Paylaş
Çok hoşuma gidiyor maziyi düşünüp ince detay bir şeyleri hatırlamak, anmak, yazmak.
Böyle mayhoş bir tadı oluyor mazinin; tatlı-ekşi, acı-ekşi, acı-tatlı, karman çorman insani tatlar işte.
Baktığım her beni gülümseten şeyde veya canımı yakan olayda hemen babamın o uzun cümlesini hatırlıyorum. O meşhur, upuzun, bir paragraf tutan cümlesini.

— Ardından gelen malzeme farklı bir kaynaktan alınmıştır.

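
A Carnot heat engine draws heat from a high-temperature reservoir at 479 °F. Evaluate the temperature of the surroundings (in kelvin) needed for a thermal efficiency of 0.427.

T_H = 479 °F → (479 − 32) × 5/9 = 248.33 °C = 521.48 K.
From η = 1 − T_C/T_H, T_C = T_H·(1 − η) = 521.48 × (1 − 0.427) = 298.8 K.

T_C ≈ 298.8 K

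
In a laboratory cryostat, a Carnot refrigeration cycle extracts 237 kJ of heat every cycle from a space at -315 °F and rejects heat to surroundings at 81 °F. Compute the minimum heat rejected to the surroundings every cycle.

T_H = 81 °F → (81 − 32) × 5/9 = 27.22 °C = 300.37 K.
T_C = -315 °F → (-315 − 32) × 5/9 = -192.78 °C = 80.37 K.
For a reversible cycle Q_H/Q_C = T_H/T_C, so Q_H = Q_C·T_H/T_C = 237 × 300.37/80.37 = 885.7 kJ.

Q_H ≈ 885.7 kJ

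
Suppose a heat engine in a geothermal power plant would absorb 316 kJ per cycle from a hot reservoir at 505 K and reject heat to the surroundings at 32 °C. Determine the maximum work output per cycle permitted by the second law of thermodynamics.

T_C = 32 °C → 32 + 273.15 = 305.15 K.
No engine can exceed the Carnot limit: η_max = 1 − T_C/T_H = 1 − 305.15/505.00 = 0.3957.
W_max = η_max · Q_H = 0.3957 × 316 = 125 kJ.

W_max ≈ 125 kJ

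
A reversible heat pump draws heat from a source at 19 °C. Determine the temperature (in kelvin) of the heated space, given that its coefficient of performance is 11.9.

T_C = 19 °C → 19 + 273.15 = 292.15 K.
COP_HP = T_H/(T_H − T_C) ⇒ T_H = T_C·COP_HP/(COP_HP − 1) = 292.15 × 11.9/(11.9 − 1) = 319.0 K.

T_H ≈ 319.0 K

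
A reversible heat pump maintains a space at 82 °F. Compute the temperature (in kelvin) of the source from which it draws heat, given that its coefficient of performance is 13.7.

T_C ≈ 279.0 K

T_H = 82 °F → (82 − 32) × 5/9 = 27.78 °C = 300.93 K.
COP_HP = T_H/(T_H − T_C) ⇒ T_C = T_H·(COP_HP − 1)/COP_HP = 300.93 × (13.7 − 1)/13.7 = 279.0 K.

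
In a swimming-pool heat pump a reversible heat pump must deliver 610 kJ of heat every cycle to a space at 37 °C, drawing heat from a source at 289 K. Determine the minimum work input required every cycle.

W_in ≈ 41.6 kJ

T_H = 37 °C → 37 + 273.15 = 310.15 K.
For a reversible heat pump, COP_HP = T_H/(T_H − T_C) = 310.15/21.15 = 14.6643.
W = Q_H/COP_HP = 610/14.6643 = 41.6 kJ.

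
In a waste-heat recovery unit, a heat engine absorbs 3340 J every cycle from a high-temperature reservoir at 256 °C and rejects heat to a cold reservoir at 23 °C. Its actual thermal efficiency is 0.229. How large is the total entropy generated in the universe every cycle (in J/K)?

T_H = 256 °C → 256 + 273.15 = 529.15 K.
T_C = 23 °C → 23 + 273.15 = 296.15 K.
W = η·Q_H = 0.229 × 3340 = 764.9 J, so Q_C = Q_H − W = 2575 J.
Entropy balance on the reservoirs: −Q_H/T_H = -6.312 J/K, +Q_C/T_C = 8.695 J/K.
ΔS_univ = −Q_H/T_H + Q_C/T_C = 2.383 J/K (> 0, since η = 0.229 < η_Carnot = 0.440).

ΔS_univ ≈ 2.383 J/K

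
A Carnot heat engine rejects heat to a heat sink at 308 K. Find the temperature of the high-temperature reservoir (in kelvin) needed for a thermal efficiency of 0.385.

From η = 1 − T_C/T_H, solving for T_H gives T_H = T_C/(1 − η) = 308.00/(1 − 0.385) = 501 K.

T_H ≈ 501 K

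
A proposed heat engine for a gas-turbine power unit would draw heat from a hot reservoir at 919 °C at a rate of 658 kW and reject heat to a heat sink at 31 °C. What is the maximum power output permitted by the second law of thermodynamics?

T_H = 919 °C → 919 + 273.15 = 1192.15 K.
T_C = 31 °C → 31 + 273.15 = 304.15 K.
By the Carnot theorem, η_max = 1 − T_C/T_H = 1 − 304.15/1192.15 = 0.7449.
W_max = η_max · Q_H = 0.7449 × 658 = 490.1 kW.

Ẇ_max ≈ 490.1 kW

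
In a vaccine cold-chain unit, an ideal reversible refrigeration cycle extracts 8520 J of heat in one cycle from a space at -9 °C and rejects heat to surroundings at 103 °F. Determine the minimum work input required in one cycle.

W_in ≈ 1560 J

T_H = 103 °F → (103 − 32) × 5/9 = 39.44 °C = 312.59 K.
T_C = -9 °C → -9 + 273.15 = 264.15 K.
Carnot COP: COP_R = T_C/(T_H − T_C) = 264.15/48.44 = 5.4526.
W = Q_C/COP_R = 8520/5.4526 = 1560 J.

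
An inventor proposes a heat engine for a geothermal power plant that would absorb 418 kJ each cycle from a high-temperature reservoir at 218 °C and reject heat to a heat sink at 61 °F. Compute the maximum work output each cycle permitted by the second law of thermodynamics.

T_H = 218 °C → 218 + 273.15 = 491.15 K.
T_C = 61 °F → (61 − 32) × 5/9 = 16.11 °C = 289.26 K.
The upper bound on efficiency is η_max = 1 − T_C/T_H = 1 − 289.26/491.15 = 0.4111.
W_max = η_max · Q_H = 0.4111 × 418 = 172 kJ.

W_max ≈ 172 kJ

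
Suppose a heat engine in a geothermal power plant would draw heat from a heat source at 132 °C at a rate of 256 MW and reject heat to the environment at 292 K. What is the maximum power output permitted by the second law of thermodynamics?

Ẇ_max ≈ 71.5 MW

T_H = 132 °C → 132 + 273.15 = 405.15 K.
The upper bound on efficiency is η_max = 1 − T_C/T_H = 1 − 292.00/405.15 = 0.2793.
W_max = η_max · Q_H = 0.2793 × 256 = 71.5 MW.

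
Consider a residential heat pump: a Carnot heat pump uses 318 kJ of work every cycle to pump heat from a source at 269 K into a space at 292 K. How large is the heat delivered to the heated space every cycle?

COP_HP = T_H/(T_H − T_C) = 292.00/23.00 = 12.6957.
Q_H = COP_HP · W = 12.6957 × 318 = 4040 kJ.

Q_H ≈ 4040 kJ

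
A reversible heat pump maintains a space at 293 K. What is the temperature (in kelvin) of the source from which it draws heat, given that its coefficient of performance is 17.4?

T_C ≈ 276.2 K

COP_HP = T_H/(T_H − T_C) ⇒ T_C = T_H·(COP_HP − 1)/COP_HP = 293.00 × (17.4 − 1)/17.4 = 276.2 K.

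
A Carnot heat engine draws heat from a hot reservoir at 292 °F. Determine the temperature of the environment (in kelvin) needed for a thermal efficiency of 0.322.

T_H = 292 °F → (292 − 32) × 5/9 = 144.44 °C = 417.59 K.
From η = 1 − T_C/T_H, T_C = T_H·(1 − η) = 417.59 × (1 − 0.322) = 283 K.

T_C ≈ 283 K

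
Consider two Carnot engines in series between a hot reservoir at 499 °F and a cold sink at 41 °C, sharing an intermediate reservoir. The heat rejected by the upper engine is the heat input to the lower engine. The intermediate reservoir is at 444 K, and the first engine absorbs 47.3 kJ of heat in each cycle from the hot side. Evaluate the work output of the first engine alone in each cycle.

W₁ ≈ 7.868 kJ

T_H = 499 °F → (499 − 32) × 5/9 = 259.44 °C = 532.59 K.
T_C = 41 °C → 41 + 273.15 = 314.15 K.
First-stage efficiency η₁ = 1 − T_m/T_H = 1 − 444.00/532.59 = 0.1663.
W₁ = η₁·Q_H = 0.1663 × 47.3 = 7.868 kJ.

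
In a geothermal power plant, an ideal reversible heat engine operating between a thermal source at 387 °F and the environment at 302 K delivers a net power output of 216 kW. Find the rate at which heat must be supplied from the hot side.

Q̇_H ≈ 603 kW

T_H = 387 °F → (387 − 32) × 5/9 = 197.22 °C = 470.37 K.
Since the cycle is reversible, η = 1 − T_C/T_H = 1 − 302.00/470.37 = 0.3580.
Q_H = W/η = 216/0.3580 = 603 kW.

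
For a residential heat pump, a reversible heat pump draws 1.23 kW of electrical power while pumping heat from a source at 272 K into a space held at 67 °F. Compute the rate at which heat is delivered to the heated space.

T_H = 67 °F → (67 − 32) × 5/9 = 19.44 °C = 292.59 K.
COP_HP = T_H/(T_H − T_C) = 292.59/20.59 = 14.2074.
Q_H = COP_HP · W = 14.2074 × 1.23 = 17.5 kW.

Q̇_H ≈ 17.5 kW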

Kardeşimle ne zaman saçmalasak babam sabırla bekler; zamanını kollar, alır bizi karşısına oturtur, her seferinde tek nefeste, hiç eksiksiz, aynı güven veren samimi tonda ve vurguda söylerdi cümlesini!
Yşte o cümle, olur olmaz bir yerlerde geliveriyor kulağıma. Hangi ortamda olursam olayım kalakalıyorum.
Filmlerde olur ya hani, sahnede bir sürü gürültü vardır; ama baş karakter hiçbir şey duymaz. Aynen o baş karakter gibi ben de sağır oluyorum bir süreliğine.
Kulağımda çınlayan babamın cümlesi bitiyor, yüzüme bir gülümseme çöküyor, ondan sonra devam ediyorum hayatıma kaldığım yerden. Bir çocuk için -ki o çocuk hâlâ ben oluyorum- yıllar geçtikten sonra, babası hayatta olmadığında bile, ona güven verdiğini yeni fark ettiği bir cümleyi bu kadar net hatırlayabilmesi müthiş bir şansmış.
Babam: “Çocuklar biz annenizle birbirimizi çok severek ve isteyerek evlendik, birleştik. Ben döl verdim, çok şanslıyız, siz dünyaya geldiniz; bir kızımız, bir oğlumuz oldu. Ben annenizi hiç aldatmadım, başka bir kadında gözüm olmadı. Biz birbirimize hiç yalan söylemedik. Ne benim, ne annenizin ne malda ne de mülkte gözü oldu; çünkü bizim en büyük servetimiz sizsiniz. Başka hiçbir şeyin önemi yoktur. Biz en büyük yatırımı sizlerin eğitimine yaptık. Siz bu hayatta iki kardeşsiniz! Birbirinizi sayın, sevin. Ben sizi, ailemi çok seviyorum!” Ah babam babam babam!
Beynime, iliklerime, kanıma, canıma, kafama, ruhuma işlemiş her kelimesi.
Aşkla seçme hakkı olmuş bir birlikteliğin ve hatta cinselliğin önemini işlemiş kalbime. Dürüstlük, doğruluk işlemiş ruhuma. Malla mülkle mutluluk olmadığını kazımış beynime. Servet denilen şeyin maneviyatta olduğunu dövmelemiş içime. Hayattaki en önemli kazancın eğitimle geldiğini belletmiş. Ha ama “Eğitim tek başına okuldan gelmez, aileden de gelir. Sadece parayla da olmaz, vizyon ve zihniyet de gerekir!” derdi. Yki çocuk yetiştiriyoruz biz de; bir kız, bir erkek, e kolay değil sürekli düşünüyoruz karı-koca, yaşıyoruz, anlıyoruz.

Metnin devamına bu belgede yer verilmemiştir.